5. Beweislast der Elisabeth

    Vor dem Arbeitsgericht des Inquisitors zu Marburg muß bei einer Klage des Wittiko die Arbeitgeberin Elisabeth die sachlichen Gründe für die Ungleichbehandlung ausreichend substantiiert
    darlegen und sie muß insbesondere den Nachweis führen, daß die Arbeitsmarktsituation für gelernte Altenpflegekräfte bis 2001 für sie entsprechend schwierig war und aufgrund des Nachwuchses sich dieser Mangel
    erledigt hat.
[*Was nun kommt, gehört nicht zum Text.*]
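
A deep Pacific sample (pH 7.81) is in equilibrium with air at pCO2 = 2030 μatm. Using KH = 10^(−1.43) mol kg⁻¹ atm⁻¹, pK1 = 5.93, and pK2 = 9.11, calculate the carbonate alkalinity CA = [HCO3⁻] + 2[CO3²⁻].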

Dann wird sie im Prozeß obsiegen.


6. Checkliste

  • Gleichbehandlungsgrundsatz: Gleiche Arbeit, gleicher Lohn.
  • Voraussetzung der Gleichbehandlung: Gruppenbildung.
  • Schlechterstellung eines Gruppenmitglieds ist möglich, wenn dafür ein “sachlicher Grund” vorhanden ist.
  • Geschlechterdiskriminierung ist generell untersagt.
  • Stichtagsregelungen (z.B. Besser-/Schlechterstellung ab dem 1.1.2002) sind trotz Ungerechtigkeiten zulässig.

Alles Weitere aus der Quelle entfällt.